On Jul 3, 2012, at 9:07 AM, Brendan Eich wrote:

> Russell Leggett wrote:
>> ...
>> 
>> 
>> The spec states: "When the splice method is called with two or more 
>> arguments..." - therefore, a.splice(2); leads to unspecified behavior.

Technically that's not correct.  The introduction to chapter 15 says:

"Unless otherwise specified in the description of a particular function, if a 
function or constructor described in this clause is given fewer arguments than 
the function is specified to require, the function or constructor shall behave 
exactly as if it had been given sufficient additional arguments, each such 
argument being the undefined value."

So, if the second argument is not specified it is treaded as the value 
undefined and ToInteger(undefined) is 0.





>> If you look at the MDN docs 
>> <https://developer.mozilla.org/en/JavaScript/Reference/Global_Objects/Array/splice>,
>>  splice called with only a single argument removes until the end of the 
>> array, similar to the substring method.
>> 
>>    "If no howMany parameter is specified (second syntax above, which is a 
>> SpiderMonkey extension), all elements after index are removed."
>> 
>> Basically, what is happening here is that everyone else accepted the 
>> spidermonkey extension, but technically because it is unspecified, browsers 
>> can do what they want and still be considered compliant. Perhaps it is 
>> something which should be *added* to the spec.
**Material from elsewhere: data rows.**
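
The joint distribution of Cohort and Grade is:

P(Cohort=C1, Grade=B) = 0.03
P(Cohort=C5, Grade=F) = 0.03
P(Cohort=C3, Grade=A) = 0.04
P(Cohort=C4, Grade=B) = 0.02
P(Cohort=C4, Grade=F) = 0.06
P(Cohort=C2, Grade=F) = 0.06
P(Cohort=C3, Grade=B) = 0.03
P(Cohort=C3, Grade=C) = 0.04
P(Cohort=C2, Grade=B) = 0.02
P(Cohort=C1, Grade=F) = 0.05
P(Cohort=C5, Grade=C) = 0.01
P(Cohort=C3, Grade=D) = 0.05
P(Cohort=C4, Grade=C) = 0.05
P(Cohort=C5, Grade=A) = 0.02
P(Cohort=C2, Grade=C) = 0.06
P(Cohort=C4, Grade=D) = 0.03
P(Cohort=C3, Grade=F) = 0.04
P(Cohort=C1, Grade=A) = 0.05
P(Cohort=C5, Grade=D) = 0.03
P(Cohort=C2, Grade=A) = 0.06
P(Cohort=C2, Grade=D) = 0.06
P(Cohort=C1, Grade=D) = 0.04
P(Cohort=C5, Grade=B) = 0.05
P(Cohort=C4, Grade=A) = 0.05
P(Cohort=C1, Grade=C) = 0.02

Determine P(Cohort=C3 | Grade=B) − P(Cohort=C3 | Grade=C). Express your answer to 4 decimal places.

P(Grade=B) = 0.03 + 0.02 + 0.03 + 0.02 + 0.05 = 0.15; P(Cohort=C3 | Grade=B) = 0.03/0.15 = 0.20000.
P(Grade=C) = 0.02 + 0.06 + 0.04 + 0.05 + 0.01 = 0.18; P(Cohort=C3 | Grade=C) = 0.04/0.18 = 0.22222.
Difference = -0.0222.

-0.0222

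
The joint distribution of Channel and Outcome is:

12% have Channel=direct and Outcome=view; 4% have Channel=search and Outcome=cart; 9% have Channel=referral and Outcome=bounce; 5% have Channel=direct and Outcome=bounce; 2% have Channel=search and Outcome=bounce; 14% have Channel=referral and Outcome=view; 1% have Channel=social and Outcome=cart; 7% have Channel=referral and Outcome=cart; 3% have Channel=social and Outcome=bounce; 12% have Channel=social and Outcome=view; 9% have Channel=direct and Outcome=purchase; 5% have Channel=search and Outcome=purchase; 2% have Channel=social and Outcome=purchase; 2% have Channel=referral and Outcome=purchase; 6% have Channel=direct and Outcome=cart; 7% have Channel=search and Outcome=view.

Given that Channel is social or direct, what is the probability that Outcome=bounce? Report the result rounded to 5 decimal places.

0.16000

P(Channel=social) = 0.03 + 0.12 + 0.01 + 0.02 = 0.18.
P(Channel=direct) = 0.05 + 0.12 + 0.06 + 0.09 = 0.32.
P(Channel ∈ {social, direct}) = 0.18 + 0.32 = 0.50; P(Outcome=bounce, Channel ∈ {social, direct}) = 0.03 + 0.05 = 0.08.
P(Outcome=bounce | Channel ∈ {social, direct}) = 0.08/0.50 = 0.16000.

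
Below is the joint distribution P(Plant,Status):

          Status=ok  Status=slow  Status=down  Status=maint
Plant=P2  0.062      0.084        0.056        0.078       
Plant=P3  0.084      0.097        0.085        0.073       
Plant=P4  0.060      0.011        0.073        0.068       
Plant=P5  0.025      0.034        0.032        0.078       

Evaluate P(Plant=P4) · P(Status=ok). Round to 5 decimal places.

P(Plant=P4) = 0.060 + 0.011 + 0.073 + 0.068 = 0.212.
P(Status=ok) = 0.062 + 0.084 + 0.060 + 0.025 = 0.231.
Product: 0.212 × 0.231 = 0.04897.

0.04897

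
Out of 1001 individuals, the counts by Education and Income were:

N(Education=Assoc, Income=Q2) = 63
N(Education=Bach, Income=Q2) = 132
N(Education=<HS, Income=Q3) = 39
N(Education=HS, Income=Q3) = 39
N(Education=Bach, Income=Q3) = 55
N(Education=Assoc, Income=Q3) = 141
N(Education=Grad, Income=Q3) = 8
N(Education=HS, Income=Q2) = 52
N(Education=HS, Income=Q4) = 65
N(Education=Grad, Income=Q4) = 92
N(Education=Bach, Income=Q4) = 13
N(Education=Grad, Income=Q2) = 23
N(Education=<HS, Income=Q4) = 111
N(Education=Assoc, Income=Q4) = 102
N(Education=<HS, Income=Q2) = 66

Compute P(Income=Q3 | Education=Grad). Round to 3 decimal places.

0.065

Total with Education=Grad: 23 + 8 + 92 = 123.
P(Income=Q3 | Education=Grad) = 8/123 = 0.065.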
No, technically, all the browsers except for IE deviate from the specification 
and it has been specified that way since the function was introduced in ES3.

> 
> Causality was the other way, of course: I implemented splice in SpiderMonkey 
> in 1997 based on Perl 4:
> 
> http://perldoc.perl.org/functions/splice.html
> 
> and indeed it handles omitted OFFSET and LENGTH the same. IE8 is just defying 
> a de-facto standard, news at 11 :-P.

and I have no idea why ES3 did not codify the FF implementation.  Prior to the 
emergence of Safari and Chrome it probably would have been a stretch to say 
that the FF behavior was a de facto standard and it is always tricky for 
implementors to navigate through situations where there is divergence between 
the de jour and de facto standards. 
> 
> Agree we should codify this in ES6.

Agreed, the ES6 standards and implementations should get aligned on this.  In 
theory it could go either way, but in this case changing the standard to match 
the majority of implementations seems like the reasonable thing to do.

Does somebody want to file a bug so we can track this?